Psychiatrists, adhering to the preliminary version of the Diagnostic and Statistical Manual of Mental Disorders (DSM), 5th edition, will probably classify deficits that have originated in unconscious processes as a Conversion Disorder (Functional Neurological Symptom Disorder). In contrast, when individuals feign neurologic deficits to obtain “external reward,” psychiatrists would reasonably consider the activity Malingering or the expression a Factitious Disorder.

Psychogenic Signs

What general clues prompt a neurologist to suspect a psychogenic disturbance? When a deficit violates the laws of neuroanatomy, neurologists almost always deduce that it has a psychogenic origin. For example, if temperature sensation is preserved but pain perception is “lost,” the deficit is nonanatomic and therefore likely to be psychogenic. Likewise, tunnel vision, which clearly violates these laws, is a classic psychogenic disturbance (see Fig. 12-8). The caveat is that migraine sufferers sometimes experience tunnel vision as an aura (see Chapter 9).

Another clue to a psychogenic basis is a changing deficit. For example, if someone who appears to have hemiparesis either walks when unaware of being observed or walks despite seeming to have paraparesis while in bed, neurologists conclude that the paresis has a psychogenic basis. Another noted example occurs when someone with a PNES momentarily “awakens” and stops convulsive activity, but resumes it when assured of being observed. The psychogenic nature of a deficit can be confirmed if it is reversed during an interview under hypnosis or barbiturate infusion.

Motor Signs

One indication of psychogenic weakness is a nonanatomic distribution of deficits, such as loss of strength in the arm and leg accompanied by blindness in one eye, and deafness in one ear – all on the same side of the body. Another indication is the absence of functional impairment despite the appearance of profound weakness, such as ability to walk even though manual testing seems to show marked paraparesis.
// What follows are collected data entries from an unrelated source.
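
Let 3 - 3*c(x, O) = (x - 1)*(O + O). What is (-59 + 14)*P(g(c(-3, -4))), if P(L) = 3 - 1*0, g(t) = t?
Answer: -135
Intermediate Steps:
c(x, O) = 1 - 2*O*(-1 + x)/3 (c(x, O) = 1 - (x - 1)*(O + O)/3 = 1 - (-1 + x)*2*O/3 = 1 - 2*O*(-1 + x)/3)
P(L) = 3 (P(L) = 3 + 0 = 3)
(-59 + 14)*P(g(c(-3, -4))) = (-59 + 14)*3 = -45*3 = -135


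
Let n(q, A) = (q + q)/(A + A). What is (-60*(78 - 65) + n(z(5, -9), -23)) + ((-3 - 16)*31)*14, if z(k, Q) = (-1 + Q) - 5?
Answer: -207583/23 ≈ -9025.3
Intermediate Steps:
z(k, Q) = -6 + Q
n(q, A) = q/A (n(q, A) = (2*q)/((2*A)) = (2*q)*(1/(2*A)) = q/A)
(-60*(78 - 65) + n(z(5, -9), -23)) + ((-3 - 16)*31)*14 = (-60*(78 - 65) + (-6 - 9)/(-23)) + ((-3 - 16)*31)*14 = (-60*13 - 15*(-1/23)) - 19*31*14 = (-780 + 15/23) - 589*14 = -17925/23 - 8246 = -207583/23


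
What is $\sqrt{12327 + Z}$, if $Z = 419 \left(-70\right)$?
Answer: $7 i \sqrt{347} \approx 130.4 i$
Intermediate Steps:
$Z = -29330$
$\sqrt{12327 + Z} = \sqrt{12327 - 29330} = \sqrt{-17003} = 7 i \sqrt{347}$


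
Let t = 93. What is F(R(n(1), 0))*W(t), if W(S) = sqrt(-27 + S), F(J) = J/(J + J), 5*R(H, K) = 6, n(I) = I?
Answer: sqrt(66)/2 ≈ 4.0620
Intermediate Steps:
R(H, K) = 6/5 (R(H, K) = (1/5)*6 = 6/5)
F(J) = 1/2 (F(J) = J/((2*J)) = J*(1/(2*J)) = 1/2)
F(R(n(1), 0))*W(t) = sqrt(-27 + 93)/2 = sqrt(66)/2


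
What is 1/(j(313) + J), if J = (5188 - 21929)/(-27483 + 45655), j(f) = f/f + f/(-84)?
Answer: -13629/49711 ≈ -0.27416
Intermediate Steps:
j(f) = 1 - f/84 (j(f) = 1 + f*(-1/84) = 1 - f/84)
J = -16741/18172 ≈ -0.92125
1/(j(313) + J) = 1/((1 - 1/84*313) - 16741/18172) = 1/((1 - 313/84) - 16741/18172) = 1/(-229/84 - 16741/18172) = 1/(-49711/13629) = -13629/49711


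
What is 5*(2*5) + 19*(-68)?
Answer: -1242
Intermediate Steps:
5*(2*5) + 19*(-68) = 5*10 - 1292 = 50 - 1292 = -1242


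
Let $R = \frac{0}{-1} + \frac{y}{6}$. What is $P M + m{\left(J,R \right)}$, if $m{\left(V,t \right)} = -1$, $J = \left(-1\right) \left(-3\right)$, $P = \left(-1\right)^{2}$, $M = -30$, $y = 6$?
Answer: $-31$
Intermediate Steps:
$P = 1$
$R = 1$ ($R = \frac{0}{-1} + \frac{6}{6} = 0 \left(-1\right) + 6 \cdot \frac{1}{6} = 0 + 1 = 1$)
$J = 3$
$P M + m{\left(J,R \right)} = 1 \left(-30\right) - 1 = -30 - 1 = -31$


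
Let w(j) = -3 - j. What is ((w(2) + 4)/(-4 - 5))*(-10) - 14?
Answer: -136/9 ≈ -15.111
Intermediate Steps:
((w(2) + 4)/(-4 - 5))*(-10) - 14 = (((-3 - 1*2) + 4)/(-4 - 5))*(-10) - 14 = (((-3 - 2) + 4)/(-9))*(-10) - 14 = ((-5 + 4)*(-⅑))*(-10) - 14 = -1*(-⅑)*(-10) - 14 = (⅑)*(-10) - 14 = -10/9 - 14 = -136/9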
Deficits that are intermittent also suggest a psychogenic origin. For example, a “give-way” effort, in which the patient offers a brief (several seconds) exertion before returning to an apparent paretic position, indicates an intermittent condition that is probably psychogenic. Similarly, the face–hand test, in which the patient momentarily exerts sufficient strength to deflect her falling hand from hitting her own face (Fig. 3-1), also indicates a psychogenic paresis.

Another indication of unilateral psychogenic leg weakness is Hoover sign (Fig. 3-2). Normally, when someone attempts to raise a genuinely paretic leg, the other leg presses down. The examiner can feel the downward force at the patient’s normal heel and can use the straightened leg, as a lever, to raise the entire leg and lower body. In contrast, Hoover sign consists of the patient unconsciously pressing down with a “paretic” leg when attempting to raise the unaffected leg and failing to press down with the unaffected leg when attempting to raise the “paretic” leg.